My symptoms began with vertigo. I woke up February 9th, sat on the edge of the bed and felt the room spin. I fell backwards. I thought I’d just got up too quickly so I didn’t think of it until the next morning when it happened again. Then it was the weekend, followed by some book commitments. Friday the 17th came quickly–a full nine days had gone by after vertigo began. A quick visit to a walk-in clinic ended abruptly after a short walk down the hall to the ECG lab where a 10-second strip was printed. The nurse excused herself to show it to the doctor. Minutes later they BOTH peeked their heads through the door. I remember saying “this doesn’t bode well”…..and I was right. The doctor showed me the readout and pointed out the top line which showed erratic spikes while the lower line was steady, normal. Within minutes I was in emergency, checked in, hooked up, and very frightened. Of course my heart rate was climbing higher the more anxious I got. I’d seen enough Dr. Kildare shows to recognize what the numbers meant. Thankfully there was no flat line!

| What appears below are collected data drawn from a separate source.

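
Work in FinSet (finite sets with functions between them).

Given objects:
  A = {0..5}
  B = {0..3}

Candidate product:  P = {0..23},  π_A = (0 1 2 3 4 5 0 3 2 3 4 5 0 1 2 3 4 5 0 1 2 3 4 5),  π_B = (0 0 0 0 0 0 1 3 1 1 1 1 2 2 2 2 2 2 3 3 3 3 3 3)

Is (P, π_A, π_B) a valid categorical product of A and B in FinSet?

Answer: NOT A VALID PRODUCT — duplicate pair at indices 21,7

Derivation:
|A|·|B| = 6·4 = 24;  |P| = 24
Check the pairing map k ↦ (π_A(k), π_B(k)):
  0 ↦ (0,0)
  1 ↦ (1,0)
  2 ↦ (2,0)
  3 ↦ (3,0)
  4 ↦ (4,0)
  5 ↦ (5,0)
  6 ↦ (0,1)
  7 ↦ (3,3)
  8 ↦ (2,1)
  9 ↦ (3,1)
  10 ↦ (4,1)
  11 ↦ (5,1)
  12 ↦ (0,2)
  13 ↦ (1,2)
  14 ↦ (2,2)
  15 ↦ (3,2)
  16 ↦ (4,2)
  17 ↦ (5,2)
  18 ↦ (0,3)
  19 ↦ (1,3)
  20 ↦ (2,3)
  21 ↦ (3,3)  ✗ repeats pair of k=7
  22 ↦ (4,3)
  23 ↦ (5,3)
distinct pairs in image: 23 / 24 needed
  → (3,3) hit at k=7 and k=21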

My first bit of advice: NEVER ignore something different…like vertigo, headaches. Get to know your body. Build an early warning system internally that goes off when something’s not right. I put off dealing with vertigo immediately and placed myself in a precarious position. Yes! I knew something wasn’t right but, well, I was busy with things that I thought couldn’t be put off. I was surely the ONLY person on earth who could deal with this and that. Had I gone to the doctor within the first 48 hours I could have had a procedure to re-set the heart rhythm. Instead, I now have to wait weeks while my medications kick in and my blood thins out enough to shock the heart back into what’s called sinus rhythm. Since the 17th I’ve ended up in emergency twice more….symptoms much the same, heart still beating out of control.
More procedures have been ordered–echo cardiogram, a 2-part stress test (nuclear medicine-style), and a holter monitor. You see, I don’t know when my heart is fibrillating or fluttering. I don’t feel that sensation. I have other symptoms which I want to tell you about, in detail, tomorrow.
Stay tuned…..I need support, encouragement, and heartfelt love as I embark on this journey of the heart. This blog is dedicated to my dad, John Apple, dead at age 52 from a ventricular/aortic aneurysm; my elder sister Jo, dead at 52 from a berry aneurysm; to aunts and uncles and Gramma and Grampa Apple who all died too early from heart disease. I’ve beat the odds so far.